MULTILATERALISME 2.0 – les ministres du commerce vont-ils relever le défi?

1 December, 2009

MULTILATERALISME 2.0 – les ministres du commerce vont-ils relever le défi?
Par Anne-Laure Constantin, IATP

CONTENU

I. LA LUTTE POUR TENTER DE CONCLURE DOHA: les négociateurs avancent lentement pour aller nulle part

II. LES MININISTRES ARRIVENT A GENEVE: que vont-ils faire de cette opportunité?

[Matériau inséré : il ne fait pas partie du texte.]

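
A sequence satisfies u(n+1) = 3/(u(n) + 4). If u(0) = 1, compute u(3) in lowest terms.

69/107

u(1) = 3/(1 + 4) = 3/5.
u(2) = 3/(3/5 + 4) = 15/23.
u(3) = 3/(15/23 + 4) = 69/107.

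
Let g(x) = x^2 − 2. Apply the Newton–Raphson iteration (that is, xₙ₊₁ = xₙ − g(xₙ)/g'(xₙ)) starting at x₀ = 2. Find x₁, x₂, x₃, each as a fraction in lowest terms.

x₁ = 3/2, x₂ = 17/12, x₃ = 577/408

g'(x) = 2x.
g(2) = 2, g'(2) = 4, so x₁ = 2 − 2/4 = 3/2.
g(3/2) = 1/4, g'(3/2) = 3, so x₂ = (3/2) − (1/4)/3 = 17/12.
g(17/12) = 1/144, g'(17/12) = 17/6, so x₃ = (17/12) − (1/144)/(17/6) = 577/408.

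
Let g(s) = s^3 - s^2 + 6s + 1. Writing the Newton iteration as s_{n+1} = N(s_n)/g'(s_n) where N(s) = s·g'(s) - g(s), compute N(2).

11

g'(s) = 3s^2 - 2s + 6.
N(s) = s·g'(s) - g(s) = s·(3s^2 - 2s + 6) - (s^3 - s^2 + 6s + 1) = 2s^3 - s^2 - 1.
N(2) = 11.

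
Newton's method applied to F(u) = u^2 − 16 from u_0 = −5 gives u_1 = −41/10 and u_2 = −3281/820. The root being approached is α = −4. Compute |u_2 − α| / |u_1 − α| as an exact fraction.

u_1 − α = −41/10 − (−4) = −41/10 + 4 = −1/10, so |u_1 − α| = 1/10.
u_2 − α = −3281/820 − (−4) = −3281/820 + 4 = −1/820, so |u_2 − α| = 1/820.
Ratio = (1/820) / (1/10) = 1/82.

1/82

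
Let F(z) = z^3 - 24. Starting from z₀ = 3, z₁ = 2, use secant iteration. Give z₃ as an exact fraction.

4650/1603

F(3) = 3, F(2) = -16. z₂ = 2 - (-16)·(2 - 3)/((-16) - 3) = 54/19.
F(2) = -16, F(54/19) = -7152/6859. z₃ = (54/19) - (-7152/6859)·((54/19) - 2)/((-7152/6859) - (-16)) = 4650/1603.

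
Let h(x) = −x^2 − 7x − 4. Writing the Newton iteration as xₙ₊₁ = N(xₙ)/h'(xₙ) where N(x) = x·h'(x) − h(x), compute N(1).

h'(x) = −2x − 7.
N(x) = x·h'(x) − h(x) = x·(−2x − 7) − (−x^2 − 7x − 4) = −x^2 + 4.
N(1) = 3.

3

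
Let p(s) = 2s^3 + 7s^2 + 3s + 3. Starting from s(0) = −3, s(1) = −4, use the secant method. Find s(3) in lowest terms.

−36324/11531

p(−3) = 3, p(−4) = −25. s(2) = (−4) − (−25)·((−4) − (−3))/((−25) − 3) = −87/28.
p(−4) = −25, p(−87/28) = 13875/10976. s(3) = (−87/28) − (13875/10976)·((−87/28) − (−4))/((13875/10976) − (−25)) = −36324/11531.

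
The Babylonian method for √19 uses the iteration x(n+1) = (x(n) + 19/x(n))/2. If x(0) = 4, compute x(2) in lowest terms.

x(1) = (4 + 19/4)/2 = 35/8.
x(2) = (35/8 + 19/(35/8))/2 = 2441/560.

2441/560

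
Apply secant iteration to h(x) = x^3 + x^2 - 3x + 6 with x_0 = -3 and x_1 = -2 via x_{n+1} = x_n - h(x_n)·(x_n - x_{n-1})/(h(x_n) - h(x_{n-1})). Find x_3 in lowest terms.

h(-3) = -3, h(-2) = 8. x_2 = (-2) - 8·((-2) - (-3))/(8 - (-3)) = -30/11.
h(-2) = 8, h(-30/11) = 1776/1331. x_3 = (-30/11) - (1776/1331)·((-30/11) - (-2))/((1776/1331) - 8) = -3186/1109.

-3186/1109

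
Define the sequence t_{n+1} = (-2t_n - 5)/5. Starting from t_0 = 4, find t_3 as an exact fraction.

-127/125

t_1 = (-2·4 - 5)/5 = -13/5.
t_2 = (-2·(-13/5) - 5)/5 = 1/25.
t_3 = (-2·(1/25) - 5)/5 = -127/125.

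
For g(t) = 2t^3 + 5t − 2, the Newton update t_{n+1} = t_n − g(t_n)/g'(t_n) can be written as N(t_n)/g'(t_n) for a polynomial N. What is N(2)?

g'(t) = 6t^2 + 5.
N(t) = t·g'(t) − g(t) = t·(6t^2 + 5) − (2t^3 + 5t − 2) = 4t^3 + 2.
N(2) = 34.

34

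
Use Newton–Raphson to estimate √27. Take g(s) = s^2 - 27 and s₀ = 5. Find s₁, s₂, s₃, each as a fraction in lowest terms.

g'(s) = 2s.
g(5) = -2, g'(5) = 10, so s₁ = 5 - (-2)/10 = 26/5.
g(26/5) = 1/25, g'(26/5) = 52/5, so s₂ = (26/5) - (1/25)/(52/5) = 1351/260.
g(1351/260) = 1/67600, g'(1351/260) = 1351/130, so s₃ = (1351/260) - (1/67600)/(1351/130) = 3650401/702520.

s₁ = 26/5, s₂ = 1351/260, s₃ = 3650401/702520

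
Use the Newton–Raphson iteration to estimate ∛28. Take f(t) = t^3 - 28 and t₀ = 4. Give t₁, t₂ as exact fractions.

t₁ = 13/4, t₂ = 1031/338

f'(t) = 3t^2.
f(4) = 36, f'(4) = 48, so t₁ = 4 - 36/48 = 13/4.
f(13/4) = 405/64, f'(13/4) = 507/16, so t₂ = (13/4) - (405/64)/(507/16) = 1031/338.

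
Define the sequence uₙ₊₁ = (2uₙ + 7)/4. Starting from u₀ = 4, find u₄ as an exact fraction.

113/32

u₁ = (2·4 + 7)/4 = 15/4.
u₂ = (2·(15/4) + 7)/4 = 29/8.
u₃ = (2·(29/8) + 7)/4 = 57/16.
u₄ = (2·(57/16) + 7)/4 = 113/32.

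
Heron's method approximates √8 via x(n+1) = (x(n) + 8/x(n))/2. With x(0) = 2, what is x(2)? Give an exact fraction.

x(1) = (2 + 8/2)/2 = 3.
x(2) = (3 + 8/3)/2 = 17/6.

17/6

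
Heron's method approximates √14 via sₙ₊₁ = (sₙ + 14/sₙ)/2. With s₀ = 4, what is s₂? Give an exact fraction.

s₁ = (4 + 14/4)/2 = 15/4.
s₂ = (15/4 + 14/(15/4))/2 = 449/120.

449/120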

III. UN NOUVEAU MUR A FAIRE TOMBER: quels efforts pour y parvenir?

IV. DATES A RETENIR

L'Organisation mondiale du commerce (OMC) se prépare pour sa 7e conférence ministérielle qui se déroulera du 30 novembre au 2 décembre 2009 à Genève. Tandis que les ministres du commerce font leur valise, certains doivent se demander si le voyage vaut la peine. Plus d’un an après l’effondrement de la rencontre mini-ministérielle de juillet 2008, les négociations de Doha n’ont pas avancé d’un iota. Elles auraient même reculé, d’après certains représentants de pays en développement.

Confronté à des crises multiples, le monde a urgemment besoin d’une nouvelle manière d’envisager les échanges commerciaux, que l’on nomme « Multilatéralisme 2.0 » dans le vocabulaire diplomatique Mais les dirigeants n’aiment pas le changement. Que faudra-t-il pour les convaincre?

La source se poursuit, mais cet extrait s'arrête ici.